SingHealth hacked; records of 1.5m patients, including PM Lee Hsien Loong, stolen

Published Fri, Jul 20, 2018 · 09:30 AM

SINGHEALTH - Singapore's largest group of healthcare institutions which include Singapore General Hospital and KK Women's and Children's Hospital - has been the target of a cyber attack said to be the most serious breach of personal data in Singapore's history.

Prime Minister Lee Hsien Loong's personal particulars, as well as information on his outpatient dispensed medicines, were stolen after specific and repeated efforts to attain them.

About 1.5 million patients who visited SingHealth's specialist outpatient clinics and polyclinics from May 1, 2015 to July 4, 2018 have had their non-medical personal particulars illegally accessed and copied. The data taken include name, NRIC number, address, gender, race and date of birth.

Information on the outpatient dispensed medicines of about 160,000 of these patients was also taken.

The records were not tampered with (ie, amended or deleted) and no other patient records - such as diagnosis, test results or doctors' notes - were breached, said the Ministry of Health (MOH) and Ministry of Communications and Information (MCI) in a joint statement on Friday. "We have not found evidence of a similar breach in the other public healthcare IT systems," they added.

Investigations by the Cyber Security Agency of Singapore (CSA) and the Integrated Health Information System (IHiS) - the technology agency for the public healthcare sector - confirmed that this was a "deliberate, targeted and well-planned" cyber attack, said MOH and MCI. "It was not the work of casual hackers or criminal gangs," the two ministries added.

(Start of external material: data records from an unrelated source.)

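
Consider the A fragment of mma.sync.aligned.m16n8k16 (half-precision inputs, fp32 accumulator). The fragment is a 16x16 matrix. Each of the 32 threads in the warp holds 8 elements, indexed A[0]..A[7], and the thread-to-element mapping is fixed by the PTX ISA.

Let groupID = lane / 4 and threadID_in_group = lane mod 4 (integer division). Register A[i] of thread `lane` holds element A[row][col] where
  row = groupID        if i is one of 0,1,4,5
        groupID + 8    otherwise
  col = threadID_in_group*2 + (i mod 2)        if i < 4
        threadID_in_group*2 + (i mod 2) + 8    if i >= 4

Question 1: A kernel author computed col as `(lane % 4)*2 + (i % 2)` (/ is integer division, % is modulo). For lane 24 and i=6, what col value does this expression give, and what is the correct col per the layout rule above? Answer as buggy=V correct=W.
buggy=0 correct=8

`(lane % 4)*2 + (i % 2)`[24,6]=>0
lane 24=>24/4=6, 24 mod 4=0
i=6  r:6+8=>14  c:2·0+0+8=>8
col: 0 vs 8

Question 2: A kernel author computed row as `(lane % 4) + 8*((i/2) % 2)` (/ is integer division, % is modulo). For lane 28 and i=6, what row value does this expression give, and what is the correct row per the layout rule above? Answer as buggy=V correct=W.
`(lane % 4) + 8*((i/2) % 2)`[28,6]→8
lane 28: G=7 (28/4), T=0 (28%4)
i=6: r=7+8=15, c=0*2+0+8=8
row: 8 vs 15

buggy=8 correct=15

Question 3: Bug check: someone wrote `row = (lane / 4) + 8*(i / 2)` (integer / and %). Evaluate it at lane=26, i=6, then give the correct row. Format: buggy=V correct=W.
buggy=30 correct=14

`(lane / 4) + 8*(i / 2)`[26,6]→30
26: G=6,T=2
[6] (6+8,2*2+0+8) = (14,12)
row: 30 vs 14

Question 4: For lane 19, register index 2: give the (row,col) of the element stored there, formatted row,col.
19: G=4,T=3
[2] (4+8,3*2+0+0) = (12,6)

12,6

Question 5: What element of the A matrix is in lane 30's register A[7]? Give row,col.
L=30→G=30>>2=7, T=30&3=2
[7]→row 7+8=15  col 2·2+1+8=13

15,13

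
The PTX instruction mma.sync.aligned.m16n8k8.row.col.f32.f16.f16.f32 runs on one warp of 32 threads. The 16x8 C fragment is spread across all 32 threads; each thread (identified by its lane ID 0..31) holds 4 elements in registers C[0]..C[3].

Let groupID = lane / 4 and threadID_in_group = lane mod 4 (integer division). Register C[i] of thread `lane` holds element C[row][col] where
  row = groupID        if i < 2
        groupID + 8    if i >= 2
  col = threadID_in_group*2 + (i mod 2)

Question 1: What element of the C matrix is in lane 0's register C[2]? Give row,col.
8,0

lane 0⇒0/4=0, 0 mod 4=0
i=2  r:0+8⇒8  c:2·0+0⇒0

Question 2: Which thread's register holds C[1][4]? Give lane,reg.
r:1=>grp=1,rB=0  c:4=>tig=2,lo=0
L=1*4+2=6  i=0*2+0=0

6,0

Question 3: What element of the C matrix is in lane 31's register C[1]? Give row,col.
7,7

L=31=>grp=31>>2=7, tig=31&3=3
[1]=>row 7+0=7  col 3·2+1=7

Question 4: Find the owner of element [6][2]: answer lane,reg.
25,0

r:6=>grp=6,rB=0  c:2=>tig=1,lo=0
L=6*4+1=25  i=0*2+0=0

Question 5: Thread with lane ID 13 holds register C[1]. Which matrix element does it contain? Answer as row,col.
3,3

lane 13: gr=3 (13/4), th=1 (13%4)
i=1: r=3+0=3, c=1*2+1=3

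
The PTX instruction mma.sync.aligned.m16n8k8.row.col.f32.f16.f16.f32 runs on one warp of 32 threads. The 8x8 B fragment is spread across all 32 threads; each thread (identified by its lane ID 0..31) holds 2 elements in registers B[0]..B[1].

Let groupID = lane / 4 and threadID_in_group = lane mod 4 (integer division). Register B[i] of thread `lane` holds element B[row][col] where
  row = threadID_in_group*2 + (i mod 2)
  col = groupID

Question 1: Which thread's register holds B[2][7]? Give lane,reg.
c=7->g=7  r=2->t=1,b0=0
L=7*4+1=29  i=0=0

29,0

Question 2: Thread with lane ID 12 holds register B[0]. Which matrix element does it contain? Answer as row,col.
L=12->g=12>>2=3, t=12&3=0
[0]->row 0·2+0=0  col g=3

0,3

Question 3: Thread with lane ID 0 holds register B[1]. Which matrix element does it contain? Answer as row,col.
0: G=0,T=0
[1] (0*2+1,0) = (1,0)

1,0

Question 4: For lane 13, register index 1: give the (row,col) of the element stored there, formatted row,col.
3,3

lane 13→13/4=3, 13 mod 4=1
i=1  r:2·1+1→3  c:3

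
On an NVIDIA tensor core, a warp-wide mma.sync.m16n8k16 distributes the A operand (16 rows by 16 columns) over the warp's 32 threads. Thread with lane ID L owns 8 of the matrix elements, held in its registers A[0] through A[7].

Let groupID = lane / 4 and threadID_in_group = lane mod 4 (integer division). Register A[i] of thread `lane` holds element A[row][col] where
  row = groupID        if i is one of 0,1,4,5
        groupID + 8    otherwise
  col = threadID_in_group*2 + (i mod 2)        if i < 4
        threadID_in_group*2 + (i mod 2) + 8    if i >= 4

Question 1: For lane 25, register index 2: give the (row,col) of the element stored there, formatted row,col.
14,2

lane 25: g=6 (25/4), t=1 (25%4)
i=2: r=6+8=14, c=1*2+0+0=2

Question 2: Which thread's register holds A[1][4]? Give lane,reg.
6,0

r=1→G=1,rhi=0  c=4→chi=0,T=2,p=0
L=1*4+2=6  i=0*4+0*2+0=0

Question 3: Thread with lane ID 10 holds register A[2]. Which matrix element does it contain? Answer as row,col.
10: grp=2,tig=2
[2] (2+8,2*2+0+0) = (10,4)

10,4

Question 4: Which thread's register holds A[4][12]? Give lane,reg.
18,4

r=4⇒gr=4,Rb=0  c=12⇒Cb=1,th=2,odd=0
L=4*4+2=18  i=1*4+0*2+0=4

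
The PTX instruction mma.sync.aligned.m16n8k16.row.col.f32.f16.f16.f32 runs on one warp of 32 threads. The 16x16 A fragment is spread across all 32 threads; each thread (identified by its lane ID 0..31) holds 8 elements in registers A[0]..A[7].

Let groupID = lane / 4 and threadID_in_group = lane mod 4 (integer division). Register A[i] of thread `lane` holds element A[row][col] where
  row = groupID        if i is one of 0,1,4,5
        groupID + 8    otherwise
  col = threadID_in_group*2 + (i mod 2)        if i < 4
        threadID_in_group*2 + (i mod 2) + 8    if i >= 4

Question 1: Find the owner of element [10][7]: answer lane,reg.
11,3

r=10⇒gr=2,Rb=1  c=7⇒Cb=0,th=3,odd=1
L=2*4+3=11  i=0*4+1*2+1=3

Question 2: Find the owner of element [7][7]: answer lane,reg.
r:7=>grp=7,rB=0  c:7=>cB=0,tig=3,lo=1
L=7*4+3=31  i=0*4+0*2+1=1

31,1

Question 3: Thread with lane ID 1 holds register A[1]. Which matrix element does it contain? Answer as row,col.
0,3

L=1->gid=1>>2=0, tid=1&3=1
[1]->row 0+0=0  col 1·2+1+0=3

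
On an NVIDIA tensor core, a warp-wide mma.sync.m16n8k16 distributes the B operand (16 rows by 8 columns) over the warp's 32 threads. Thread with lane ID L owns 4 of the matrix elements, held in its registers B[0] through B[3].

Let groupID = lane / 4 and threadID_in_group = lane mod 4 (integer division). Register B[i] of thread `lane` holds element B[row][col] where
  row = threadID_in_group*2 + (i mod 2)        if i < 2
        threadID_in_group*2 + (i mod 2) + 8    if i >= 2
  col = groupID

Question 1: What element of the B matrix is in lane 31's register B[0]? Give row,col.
6,7

L=31=>grp=31>>2=7, tig=31&3=3
[0]=>row 3·2+0+0=6  col grp=7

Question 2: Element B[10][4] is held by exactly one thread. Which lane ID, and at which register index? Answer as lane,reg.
c=4→G=4  r=10→rhi=1,T=1,p=0
L=4*4+1=17  i=1*2+0=2

17,2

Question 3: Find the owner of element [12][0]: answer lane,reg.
2,2

c:0=>grp=0  r:12=>rB=1,tig=2,lo=0
L=0*4+2=2  i=1*2+0=2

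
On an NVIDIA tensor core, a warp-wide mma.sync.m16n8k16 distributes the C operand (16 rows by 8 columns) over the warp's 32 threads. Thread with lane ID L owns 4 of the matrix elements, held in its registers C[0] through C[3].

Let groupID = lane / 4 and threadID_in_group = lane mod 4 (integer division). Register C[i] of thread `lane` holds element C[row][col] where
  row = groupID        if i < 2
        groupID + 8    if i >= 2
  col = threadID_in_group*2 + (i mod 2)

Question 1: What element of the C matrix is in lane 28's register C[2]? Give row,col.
15,0

lane 28⇒28/4=7, 28 mod 4=0
i=2  r:7+8⇒15  c:2·0+0⇒0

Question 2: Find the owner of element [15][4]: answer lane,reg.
30,2

r=15→G=7,rhi=1  c=4→T=2,p=0
L=7*4+2=30  i=1*2+0=2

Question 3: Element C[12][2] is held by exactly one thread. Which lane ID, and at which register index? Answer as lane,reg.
r=12→G=4,rhi=1  c=2→T=1,p=0
L=4*4+1=17  i=1*2+0=2

17,2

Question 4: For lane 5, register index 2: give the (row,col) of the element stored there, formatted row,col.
9,2

lane 5: g=1 (5/4), t=1 (5%4)
i=2: r=1+8=9, c=1*2+0=2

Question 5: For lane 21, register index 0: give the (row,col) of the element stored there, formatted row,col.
5,2

21: g=5,t=1
[0] (5+0,1*2+0) = (5,2)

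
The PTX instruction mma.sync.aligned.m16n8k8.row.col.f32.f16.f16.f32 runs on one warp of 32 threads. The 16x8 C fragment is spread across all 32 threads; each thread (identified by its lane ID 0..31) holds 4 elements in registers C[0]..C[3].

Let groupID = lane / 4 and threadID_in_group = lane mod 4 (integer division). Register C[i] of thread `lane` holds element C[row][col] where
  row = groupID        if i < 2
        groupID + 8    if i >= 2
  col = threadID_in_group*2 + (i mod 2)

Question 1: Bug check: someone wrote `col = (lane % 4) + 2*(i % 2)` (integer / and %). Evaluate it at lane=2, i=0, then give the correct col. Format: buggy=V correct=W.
buggy=2 correct=4

`(lane % 4) + 2*(i % 2)`[2,0]->2
L=2->gid=2>>2=0, tid=2&3=2
[0]->row 0+0=0  col 2·2+0=4
col: 2 vs 4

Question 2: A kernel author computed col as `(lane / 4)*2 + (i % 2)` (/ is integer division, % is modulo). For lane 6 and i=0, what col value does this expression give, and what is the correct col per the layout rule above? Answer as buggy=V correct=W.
`(lane / 4)*2 + (i % 2)`[6,0]→2
lane 6→6/4=1, 6 mod 4=2
i=0  r:1+0→1  c:2·2+0→4
col: 2 vs 4

buggy=2 correct=4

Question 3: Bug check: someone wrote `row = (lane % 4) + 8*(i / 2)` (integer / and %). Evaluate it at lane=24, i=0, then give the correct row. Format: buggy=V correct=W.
`(lane % 4) + 8*(i / 2)`[24,0]->0
L=24->gid=24>>2=6, tid=24&3=0
[0]->row 6+0=6  col 0·2+0=0
row: 0 vs 6

buggy=0 correct=6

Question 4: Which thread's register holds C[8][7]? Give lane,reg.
r=8⇒gr=0,Rb=1  c=7⇒th=3,odd=1
L=0*4+3=3  i=1*2+1=3

3,3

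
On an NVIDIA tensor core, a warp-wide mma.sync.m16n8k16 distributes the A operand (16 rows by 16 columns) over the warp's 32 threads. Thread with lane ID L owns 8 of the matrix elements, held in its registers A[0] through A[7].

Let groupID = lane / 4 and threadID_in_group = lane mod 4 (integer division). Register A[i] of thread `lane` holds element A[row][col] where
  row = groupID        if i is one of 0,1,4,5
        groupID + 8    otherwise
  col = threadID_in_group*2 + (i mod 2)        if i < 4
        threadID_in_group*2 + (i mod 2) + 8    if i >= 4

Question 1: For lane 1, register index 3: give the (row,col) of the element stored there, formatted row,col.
L=1⇒gr=1>>2=0, th=1&3=1
[3]⇒row 0+8=8  col 1·2+1+0=3

8,3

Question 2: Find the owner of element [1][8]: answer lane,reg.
r=1->g=1,rb=0  c=8->cb=1,t=0,b0=0
L=1*4+0=4  i=1*4+0*2+0=4

4,4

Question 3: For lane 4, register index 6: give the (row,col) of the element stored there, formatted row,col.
lane 4⇒4/4=1, 4 mod 4=0
i=6  r:1+8⇒9  c:2·0+0+8⇒8

9,8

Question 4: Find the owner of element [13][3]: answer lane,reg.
21,3

r: 13->gid=5,r8=1  c: 3->c8=0,tid=1,i&1=1
L=5*4+1=21  i=0*4+1*2+1=3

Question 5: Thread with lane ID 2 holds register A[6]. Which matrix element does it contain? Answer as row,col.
2: gid=0,tid=2
[6] (0+8,2*2+0+8) = (8,12)

8,12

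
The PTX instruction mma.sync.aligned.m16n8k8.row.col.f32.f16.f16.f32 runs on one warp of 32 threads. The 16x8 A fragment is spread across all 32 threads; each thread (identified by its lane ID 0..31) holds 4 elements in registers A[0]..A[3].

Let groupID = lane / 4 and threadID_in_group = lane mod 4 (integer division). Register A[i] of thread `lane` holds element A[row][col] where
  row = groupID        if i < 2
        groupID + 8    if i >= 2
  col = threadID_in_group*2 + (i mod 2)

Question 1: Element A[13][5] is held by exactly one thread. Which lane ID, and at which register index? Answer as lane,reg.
r:13=>grp=5,rB=1  c:5=>tig=2,lo=1
L=5*4+2=22  i=1*2+1=3

22,3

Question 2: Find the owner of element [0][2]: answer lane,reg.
r:0=>grp=0,rB=0  c:2=>tig=1,lo=0
L=0*4+1=1  i=0*2+0=0

1,0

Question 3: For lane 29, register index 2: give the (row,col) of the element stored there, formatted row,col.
L=29=>grp=29>>2=7, tig=29&3=1
[2]=>row 7+8=15  col 1·2+0=2

15,2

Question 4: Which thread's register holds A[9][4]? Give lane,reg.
r:9=>grp=1,rB=1  c:4=>tig=2,lo=0
L=1*4+2=6  i=1*2+0=2

6,2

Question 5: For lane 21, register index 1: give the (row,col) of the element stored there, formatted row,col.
5,3

21: grp=5,tig=1
[1] (5+0,1*2+1) = (5,3)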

IHiS, with CSA's support, has implemented measures to tighten the security of SingHealth's IT systems, including temporarily imposing Internet surfing separation; placing additional controls on workstations and servers, reset user and systems accounts; and installing additional system monitoring controls. Similar measures are being put in place for IT systems across the public healthcare sector against this threat.

S Iswaran, the minister-in-charge of cyber security, will convene a Committee of Inquiry (COI) to establish the events and contributory factors leading to the cyber security attack, and the incident response.

It will also recommend measures to better manage and secure SingHealth's and other public sector IT systems against similar cyber security attacks in future.

Richard Magnus, a retired Chief District Judge and member of the Public Service Commission, will chair the COI.

The COI's composition and terms of reference will be announced at a later date.